Bitcoin’s extraordinary price bubble towards the end of last year led to surprisingly broad discussion on the virtues and vices of cryptocurrencies across the general public.
But whilst this extraordinary bubble might have raised the profile of Bitcoin, it left many people at best confused as to the purpose of cryptocurrencies and at worst outright hostile to something perceived to benefit only the nefarious and those involved in criminal activity.
After all, by some metrics this was the largest commodity bubble in history. Even greater than the infamous tulip bubble of 1637, or even the South Sea Bubble of 1720!
Yet we must not allow cryptocurrencies to be tarnished as inherently unstable.
By and large, people aren’t bothered about whether their transactions are anonymised and a decentralised operating system is by its nature unintuitive. What benefits exactly does this present to ordinary consumers?

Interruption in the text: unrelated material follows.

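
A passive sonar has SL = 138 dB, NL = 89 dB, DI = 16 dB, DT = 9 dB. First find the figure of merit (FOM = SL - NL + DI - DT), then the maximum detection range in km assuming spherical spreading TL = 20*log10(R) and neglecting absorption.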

The answer as to why cryptocurrencies are so important is simple: they are the key to unlocking a truly global system of finance.
Despite a common misunderstanding there is no such thing as the ‘global financial system’. Instead there are hundreds of national financial systems and international money flows which are cobbled together by a complex set of intermediaries, all of which requires fees, wastage and bureaucracy. Cryptocurrencies and blockchain are the key to a truly global financial system in which capital is mobile and trade operate easily outside national boundaries.
That is why this week the FinTech APPG held a meeting on the regulatory standards surrounding cryptocurrencies. We had some brilliant speakers from CryptoUK and excellent contributions from Parliamentarians from a range of views.
Legal recognition of cryptocurrencies and digital assets is a simple and innovative little step that could reinforce the UK’s reputation as being on the cutting edge of Financial Technology for many years. It would be the latest in a series of innovative steps that have collectively led to the UK being a world leader in FinTech, including the world’s first regulatory sandbox in this area and the gold standard in Open Banking protocols.
One of the few areas that we are behind is that several small jurisdictions (Gibraltar, the Swiss canton of Zug and Malta) have legally recognised cryptocurrencies. These aren’t vast and sprawling complex pieces of legislation. Even a simple a set of common definitions for FinTechs to operate under would be reassuring to FinTechs in this area. If the UK adopted a digital currency framework then it would be a real opportunity to be a rule maker, not a rule taker.
It is my ambition to see a self-regulatory code for cryptocurrencies adding to the broad armoury of reasons why FinTechs in this area should see the UK as an ambitious, advanced and exemplary location to base their FinTech firms, which will not only put the UK on the cutting edge, but will bring jobs, tax revenue and greater productivity to the entire nation.